Eltern und Lehrer sagen, daß die Nachhilfeschulen in einigen Fällen dafür verantwortlich seien, wenn Schüler das Vertrauen in die eigenen Lernfähigkeiten verlören. Da die Extraschulen Kunden werben, indem sie mit den guten Testergebnissen ihrer Schüler prahlen, lehnen einige Bewerber mit unterdurchschnittlichen Noten ab. Lehrer Howard Kuo spricht sich vehement gegen diese Art der Diskriminierung aus. "Schüler mit schlechtem Notendurchschnitt kommen zu uns, um Hilfe zu suchen und Selbstvertrauen zu gewinnen", sagt er. "Viele von ihnen sind in der Mittelschule bereits in Sonderklassen gesteckt worden. Wenn man sie in der Nachhilfeschule wieder von den guten Schülern trennt, hilft man ihnen nicht, im Gegenteil, sie fühlen sich noch minderwertiger. "

Eine weitere Quelle der Kontroverse sind Bestrafungsmethoden. Obwohl Schläge auf die Handfläche oder Beschimpfungen im Laufe der letzten zehn Jahre aus dem regulären Schulsystem allmählich verschwunden sind, bedienen sich einige Nachhilfeschulen weiterhin solcher altmodischen Methoden. Ein populärer Mathematiklehrer in Taipei ist bekannt dafür, daß er seine Schüler in guten Oberschulen unterbringt, steht aber auch in dem Ruf, seine Schüler auf die Handflächen oder Waden zu schlagen, damit sie sich benehmen. Für die Eltern, die ihre Kinder zu diesem Lehrer schicken, sind die harten Strafen ein weiterer Aspekt der Extraschulen, mit dem sie sich abfinden müssen, um ihre Kinder in der Schule voranzubringen. "Obwohl die Eltern mit körperlichen Strafen nicht einverstanden sind, glauben sie, daß sie keine andere Möglichkeit hätten, als diese zu akzeptieren", sagt Lin Pi-chu, eine Mutter zweier Söhne im Teenageralter.

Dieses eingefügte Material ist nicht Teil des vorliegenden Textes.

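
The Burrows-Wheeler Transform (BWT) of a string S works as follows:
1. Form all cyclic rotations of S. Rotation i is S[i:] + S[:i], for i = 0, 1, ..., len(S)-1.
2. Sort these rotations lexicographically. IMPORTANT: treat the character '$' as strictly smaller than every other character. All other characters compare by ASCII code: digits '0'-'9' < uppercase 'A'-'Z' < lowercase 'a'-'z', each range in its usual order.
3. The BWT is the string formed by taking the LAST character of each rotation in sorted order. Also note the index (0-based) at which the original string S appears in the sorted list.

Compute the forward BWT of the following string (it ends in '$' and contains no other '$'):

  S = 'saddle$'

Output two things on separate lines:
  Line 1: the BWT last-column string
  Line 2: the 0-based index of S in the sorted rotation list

All 7 rotations (rotation i = S[i:]+S[:i]):
  rot[0] = saddle$
  rot[1] = addle$s
  rot[2] = ddle$sa
  rot[3] = dle$sad
  rot[4] = le$sadd
  rot[5] = e$saddl
  rot[6] = $saddle
Sorted (with $ < everything):
  sorted[0] = $saddle  (last char: 'e')
  sorted[1] = addle$s  (last char: 's')
  sorted[2] = ddle$sa  (last char: 'a')
  sorted[3] = dle$sad  (last char: 'd')
  sorted[4] = e$saddl  (last char: 'l')
  sorted[5] = le$sadd  (last char: 'd')
  sorted[6] = saddle$  (last char: '$')
Last column: esadld$
Original string S is at sorted index 6

Answer: esadld$
6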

Nachhilfeschulen sind auch für die bei der Schülerwerbung angewendeten Methoden kritisiert worden. Einige veranstalten bei der Anmeldung Tombolas mit Gewinnen wie Fahrräder, Stereoanlagen und Videospiele. Andere bieten Preisnachlässe für Schüler, die ihre Freunde mitbringen. Laut Chang Hao-jan arbeiten einige Extraschulen sogar mit Mittelschullehrern zusammen, die Belohnungen in Form von Bargeld erhalten, wenn sich ihre Schüler anmelden. "Es ist kein Wunder, daß sich viele Lehrer über mangelnden Respekt von seiten der Schüler beschweren - wie können die Schüler einen respektieren, wenn sie wissen, daß man sie an Nachhilfeschulen verkauft?" fragt er. Einige Lehrer machen ihre Tests sogar bewußt schwierig, um dann ihre Schüler zum Besuch einer bestimmten Extraschule zu ermutigen, wo sie sich auf die Tests vorbereiten können. Der Lehrer streicht dafür eine Kommission ein.

Die schlimmsten Vorfälle geschahen im Zusammenhang mit der Oberschulaufnahmeprüfung. In den vergangenen Jahren kamen einige Skandale ans Tageslicht, als über gewisse Nachhilfeschulen das Gerücht umging, sie hätten sich interne Informationen über die Prüfungsfragen des jeweiligen Jahres verschafft, trotzdem diese erst kurz vor dem Prüfungsdatum entworfen und unter größter Geheimhaltung verwahrt werden.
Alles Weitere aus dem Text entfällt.